Applied math seminar - Prof. Alfred M. Bruckstein
:Title
From Ants to A(ge)nts
The wonderfully Weird World of Multi-Agent Swarms
:Abstract
An ant colony is a marvel of cooperation and coordinated, purposeful
work carried out by simple a(ge)nts with very limited capabilities. Ants
do not have GPS systems, have no compasses nor odometers, do not
use laser range finders , nor do they have good memories or extraordinary
computational resources, and employ no sophisticated long-range sensing or
communication equipment. Yet they are ruling the earth, by numbers and
by resilience, and by some evolution-developed local response algorithms,
that rely on pheromone-mediated myopic interactions. The environment
becomes a huge, shared resource covered with "chemical memory" signals.
The paradigm of swarm robotics is an attempt to mimic this phenomenal
success of nature. In the attempt to analyze the capabilities of colonies
of small and limited robots to perform a variety of tasks one encounters
formidable mathematical difficulties.
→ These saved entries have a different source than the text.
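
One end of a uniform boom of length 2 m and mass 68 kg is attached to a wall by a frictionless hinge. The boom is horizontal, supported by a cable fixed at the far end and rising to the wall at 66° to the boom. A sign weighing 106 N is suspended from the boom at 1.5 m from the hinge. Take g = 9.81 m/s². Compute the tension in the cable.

Take torques about the hinge: T sin 66° · 2 = 68×9.81×1 + 106×1.5 = 826.08 N·m.
So T = 826.08 / (0.9135 × 2) = 452.13 N.

T ≈ 452 N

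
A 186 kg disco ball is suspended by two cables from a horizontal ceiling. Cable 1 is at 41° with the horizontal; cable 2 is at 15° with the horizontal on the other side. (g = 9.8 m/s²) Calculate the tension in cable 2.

T_2 ≈ 1660 N

Weight W = 186 × 9.8 = 1823 N acts straight down.
Horizontal: T_1 cos 41° = T_2 cos 15°  →  T_1 = 1.28 T_2.
Vertical: T_1 sin 41° + T_2 sin 15° = 1823.
Substituting the horizontal relation into the vertical equation gives 1.098 T_2 = 1823, so T_2 = 1659 N.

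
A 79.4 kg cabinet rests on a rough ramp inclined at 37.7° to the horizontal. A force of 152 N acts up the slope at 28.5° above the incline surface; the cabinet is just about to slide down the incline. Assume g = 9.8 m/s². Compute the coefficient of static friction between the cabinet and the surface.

On the verge of sliding down the incline, friction is at its maximum μN and acts up the slope.
Perpendicular to incline: N = W cos 37.7° − P sin 28.5° = 615.7 − 72.53 = 543.1 N.
Along incline: P cos 28.5° + μN = W sin 37.7° → μ = (W sin 37.7° − P cos 28.5°) / N = 0.6302.

μ ≈ 0.630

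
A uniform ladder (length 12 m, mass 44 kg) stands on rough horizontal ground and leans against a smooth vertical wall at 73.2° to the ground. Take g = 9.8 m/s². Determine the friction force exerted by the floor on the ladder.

f ≈ 65.1 N

Torques about the foot: N_wall · 12 sin 73.2° = 44×9.8×6 cos 73.2° → N_wall = 65.093 N.
ΣF_x = 0: f_floor = N_wall = 65.093 N.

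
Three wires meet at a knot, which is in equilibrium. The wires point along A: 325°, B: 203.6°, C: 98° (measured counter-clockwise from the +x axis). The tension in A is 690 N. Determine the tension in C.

T_C ≈ 611 N

Resolve: ΣF_x = 690 cos 325° + T_B cos 203.6° + T_C cos 98° = 0.
        ΣF_y = 690 sin 325° + T_B sin 203.6° + T_C sin 98° = 0.
The known terms sum to (565.2, -395.8) N, so -0.9164 T_B − 0.1392 T_C = -565.2 and -0.4003 T_B + 0.9903 T_C = 395.8.
Solving simultaneously: T_B = 523.9 N, T_C = 611.5 N.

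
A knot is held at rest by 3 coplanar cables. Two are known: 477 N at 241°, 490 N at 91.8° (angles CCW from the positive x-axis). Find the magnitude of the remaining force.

Sum the known components: ΣF_x = -246.6 N, ΣF_y = 72.56 N.
For equilibrium the remaining force must supply (−ΣF_x, −ΣF_y) = (246.6, -72.56) N.
Magnitude = √((246.6)² + (-72.56)²) = 257.1 N; direction = atan2(-72.56, 246.6) = 343.6°.

F ≈ 257 N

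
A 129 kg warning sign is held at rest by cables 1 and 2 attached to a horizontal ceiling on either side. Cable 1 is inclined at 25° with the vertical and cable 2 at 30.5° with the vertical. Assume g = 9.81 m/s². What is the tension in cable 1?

Angles from the horizontal: cable 1 is 90° − 25° = 65°, cable 2 is 90° − 30.5° = 59.5°.
Weight W = 129 × 9.81 = 1265 N acts straight down.
Horizontal: T_1 cos 65° = T_2 cos 59.5°  →  T_2 = 0.8327 T_1.
Vertical: T_1 sin 65° + T_2 sin 59.5° = 1265.
Substituting the horizontal relation into the vertical equation gives 1.624 T_1 = 1265, so T_1 = 779.4 N.

T_1 ≈ 779 N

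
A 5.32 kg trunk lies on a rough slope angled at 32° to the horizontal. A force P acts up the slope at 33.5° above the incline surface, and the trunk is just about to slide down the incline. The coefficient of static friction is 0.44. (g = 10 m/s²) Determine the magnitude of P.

P ≈ 14.1 N

On the verge of sliding down the incline, friction equals μN and acts up the slope.
Perpendicular: N + P sin 33.5° = W cos 32° = 45.12 N.
Along incline: P cos 33.5° + μN = W sin 32° with W sin 32° = 28.19 N.
Solving the pair for P and N: P = 14.11 N, N = 37.33 N (and f = μN = 16.42 N).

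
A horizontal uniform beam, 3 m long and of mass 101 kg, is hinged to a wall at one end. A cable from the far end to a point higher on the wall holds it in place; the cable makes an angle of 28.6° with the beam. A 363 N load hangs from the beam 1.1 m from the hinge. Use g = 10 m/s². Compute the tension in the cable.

T ≈ 1330 N

Take torques about the hinge: T sin 28.6° · 3 = 101×10×1.5 + 363×1.1 = 1914.3 N·m.
So T = 1914.3 / (0.4787 × 3) = 1333 N.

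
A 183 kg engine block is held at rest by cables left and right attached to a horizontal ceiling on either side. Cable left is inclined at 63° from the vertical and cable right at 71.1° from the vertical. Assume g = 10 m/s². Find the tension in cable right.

Angles from the horizontal: cable left is 90° − 63° = 27°, cable right is 90° − 71.1° = 18.9°.
Weight W = 183 × 10 = 1830 N acts straight down.
Horizontal: T_left cos 27° = T_right cos 18.9°  →  T_left = 1.062 T_right.
Vertical: T_left sin 27° + T_right sin 18.9° = 1830.
Substituting the horizontal relation into the vertical equation gives 0.806 T_right = 1830, so T_right = 2271 N.

T_right ≈ 2270 N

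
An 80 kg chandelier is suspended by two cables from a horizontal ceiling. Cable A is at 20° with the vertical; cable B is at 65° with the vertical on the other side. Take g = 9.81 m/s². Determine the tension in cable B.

T_B ≈ 269 N

Angles from the horizontal: cable A is 90° − 20° = 70°, cable B is 90° − 65° = 25°.
Weight W = 80 × 9.81 = 784.8 N acts straight down.
Horizontal: T_A cos 70° = T_B cos 25°  →  T_A = 2.65 T_B.
Vertical: T_A sin 70° + T_B sin 25° = 784.8.
Substituting the horizontal relation into the vertical equation gives 2.913 T_B = 784.8, so T_B = 269.4 N.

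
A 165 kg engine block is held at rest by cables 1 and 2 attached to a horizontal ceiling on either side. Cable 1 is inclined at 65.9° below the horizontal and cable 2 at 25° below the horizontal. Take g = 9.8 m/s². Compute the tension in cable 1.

T_1 ≈ 1470 N

Weight W = 165 × 9.8 = 1617 N acts straight down.
Horizontal: T_1 cos 65.9° = T_2 cos 25°  →  T_2 = 0.4505 T_1.
Vertical: T_1 sin 65.9° + T_2 sin 25° = 1617.
Substituting the horizontal relation into the vertical equation gives 1.103 T_1 = 1617, so T_1 = 1466 N.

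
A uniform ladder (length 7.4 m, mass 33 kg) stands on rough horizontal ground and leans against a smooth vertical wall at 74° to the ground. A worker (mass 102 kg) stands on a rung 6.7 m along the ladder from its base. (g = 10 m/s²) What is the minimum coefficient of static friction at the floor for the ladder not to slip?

ΣF_y = 0: N_floor = 33×10 + 102×10 = 1350 N.
Torques about the foot: N_wall · 7.4 sin 74° = 33×10×3.7 cos 74° + 102×10×6.7 cos 74° → N_wall = 312.13 N.
ΣF_x = 0: f_floor = N_wall = 312.13 N.
μ_min = f_floor / N_floor = 312.13 / 1350 = 0.2312.

μ_min ≈ 0.231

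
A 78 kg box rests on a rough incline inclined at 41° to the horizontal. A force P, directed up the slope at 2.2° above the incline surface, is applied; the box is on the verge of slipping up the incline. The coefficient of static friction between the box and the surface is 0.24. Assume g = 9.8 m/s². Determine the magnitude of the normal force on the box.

On the verge of sliding up the incline, friction equals μN and acts down the slope.
Perpendicular: N + P sin 2.2° = W cos 41° = 576.9 N.
Along incline: P cos 2.2° = W sin 41° + μN  with W sin 41° = 501.5 N.
Solving the pair for P and N: P = 634.6 N, N = 552.5 N (and f = μN = 132.6 N).

N ≈ 553 N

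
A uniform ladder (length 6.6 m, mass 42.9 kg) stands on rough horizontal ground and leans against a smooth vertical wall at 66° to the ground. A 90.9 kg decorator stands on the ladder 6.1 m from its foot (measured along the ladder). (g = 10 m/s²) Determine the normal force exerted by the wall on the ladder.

Torques about the foot: N_wall · 6.6 sin 66° = 42.9×10×3.3 cos 66° + 90.9×10×6.1 cos 66° → N_wall = 469.55 N.

N_wall ≈ 470 N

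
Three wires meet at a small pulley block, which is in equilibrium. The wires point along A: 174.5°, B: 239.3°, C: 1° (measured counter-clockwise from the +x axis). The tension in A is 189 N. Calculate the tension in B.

T_B ≈ 25.1 N

Resolve: ΣF_x = 189 cos 174.5° + T_B cos 239.3° + T_C cos 1° = 0.
        ΣF_y = 189 sin 174.5° + T_B sin 239.3° + T_C sin 1° = 0.
The known terms sum to (-188.1, 18.11) N, so -0.5105 T_B + 0.9998 T_C = 188.1 and -0.8599 T_B + 0.0175 T_C = -18.11.
Solving simultaneously: T_B = 25.15 N, T_C = 201 N.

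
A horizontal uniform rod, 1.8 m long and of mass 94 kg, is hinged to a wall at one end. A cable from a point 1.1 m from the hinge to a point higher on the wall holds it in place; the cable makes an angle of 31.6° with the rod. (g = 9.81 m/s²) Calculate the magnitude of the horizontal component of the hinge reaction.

Take torques about the hinge: T sin 31.6° · 1.1 = 94×9.81×0.9 = 829.93 N·m.
So T = 829.93 / (0.5240 × 1.1) = 1439.9 N.
ΣF_x = 0: H_x = T cos 31.6° = 1226.4 N.

H_x ≈ 1230 N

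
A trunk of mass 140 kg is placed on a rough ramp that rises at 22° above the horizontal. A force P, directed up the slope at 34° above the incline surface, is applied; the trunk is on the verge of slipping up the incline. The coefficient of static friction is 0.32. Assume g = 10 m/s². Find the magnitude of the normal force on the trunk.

N ≈ 777 N

On the verge of sliding up the incline, friction equals μN and acts down the slope.
Perpendicular: N + P sin 34° = W cos 22° = 1298 N.
Along incline: P cos 34° = W sin 22° + μN  with W sin 22° = 524.4 N.
Solving the pair for P and N: P = 932.4 N, N = 776.7 N (and f = μN = 248.5 N).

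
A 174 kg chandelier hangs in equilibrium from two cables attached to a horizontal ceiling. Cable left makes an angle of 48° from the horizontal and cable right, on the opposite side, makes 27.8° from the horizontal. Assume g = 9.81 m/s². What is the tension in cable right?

Weight W = 174 × 9.81 = 1707 N acts straight down.
Horizontal: T_left cos 48° = T_right cos 27.8°  →  T_left = 1.322 T_right.
Vertical: T_left sin 48° + T_right sin 27.8° = 1707.
Substituting the horizontal relation into the vertical equation gives 1.449 T_right = 1707, so T_right = 1178 N.

T_right ≈ 1180 N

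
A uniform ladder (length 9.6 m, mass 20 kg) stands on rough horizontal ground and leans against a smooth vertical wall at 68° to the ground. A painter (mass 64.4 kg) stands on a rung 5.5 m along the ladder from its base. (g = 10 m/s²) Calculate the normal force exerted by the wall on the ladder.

N_wall ≈ 189 N

Torques about the foot: N_wall · 9.6 sin 68° = 20×10×4.8 cos 68° + 64.4×10×5.5 cos 68° → N_wall = 189.47 N.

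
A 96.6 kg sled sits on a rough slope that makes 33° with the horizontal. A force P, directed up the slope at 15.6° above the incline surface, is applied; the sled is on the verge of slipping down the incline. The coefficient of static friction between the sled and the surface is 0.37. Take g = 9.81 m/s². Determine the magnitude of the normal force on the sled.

On the verge of sliding down the incline, friction equals μN and acts up the slope.
Perpendicular: N + P sin 15.6° = W cos 33° = 794.8 N.
Along incline: P cos 15.6° + μN = W sin 33° with W sin 33° = 516.1 N.
Solving the pair for P and N: P = 257.1 N, N = 725.6 N (and f = μN = 268.5 N).

N ≈ 726 N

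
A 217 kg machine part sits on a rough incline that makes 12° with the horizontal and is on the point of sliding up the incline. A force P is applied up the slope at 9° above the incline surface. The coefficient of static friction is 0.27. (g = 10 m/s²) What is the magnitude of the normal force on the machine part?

N ≈ 1970 N

On the verge of sliding up the incline, friction equals μN and acts down the slope.
Perpendicular: N + P sin 9° = W cos 12° = 2123 N.
Along incline: P cos 9° = W sin 12° + μN  with W sin 12° = 451.2 N.
Solving the pair for P and N: P = 994.5 N, N = 1967 N (and f = μN = 531.1 N).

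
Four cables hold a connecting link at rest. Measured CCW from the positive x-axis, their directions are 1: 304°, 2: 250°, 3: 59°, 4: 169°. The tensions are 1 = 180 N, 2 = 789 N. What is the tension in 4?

Resolve: ΣF_x = 180 cos 304° + 789 cos 250° + T_3 cos 59° + T_4 cos 169° = 0.
        ΣF_y = 180 sin 304° + 789 sin 250° + T_3 sin 59° + T_4 sin 169° = 0.
The known terms sum to (-169.2, -890.6) N, so 0.5150 T_3 − 0.9816 T_4 = 169.2 and 0.8572 T_3 + 0.1908 T_4 = 890.6.
Solving simultaneously: T_3 = 964.7 N, T_4 = 333.8 N.

T_4 ≈ 334 N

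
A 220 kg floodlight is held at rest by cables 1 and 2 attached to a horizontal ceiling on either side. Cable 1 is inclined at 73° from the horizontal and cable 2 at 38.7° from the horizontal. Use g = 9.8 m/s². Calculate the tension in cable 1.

T_1 ≈ 1810 N

Weight W = 220 × 9.8 = 2156 N acts straight down.
Horizontal: T_1 cos 73° = T_2 cos 38.7°  →  T_2 = 0.3746 T_1.
Vertical: T_1 sin 73° + T_2 sin 38.7° = 2156.
Substituting the horizontal relation into the vertical equation gives 1.191 T_1 = 2156, so T_1 = 1811 N.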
The direct problem of analyzing the
emergent global behavior that results from a set of rules of local interaction
is tractable in a few interesting cases, like for example in gathering and
region covering or patrolling missions, The inverse problem of deriving
local rules of behavior, based on the ant-like robots' limited sensing and
communication capabilities, is far less approachable. Several examples
illustrating the mathematical tools available for analyzing the behavior
of swarms of myopic agents will be discussed in my presentation.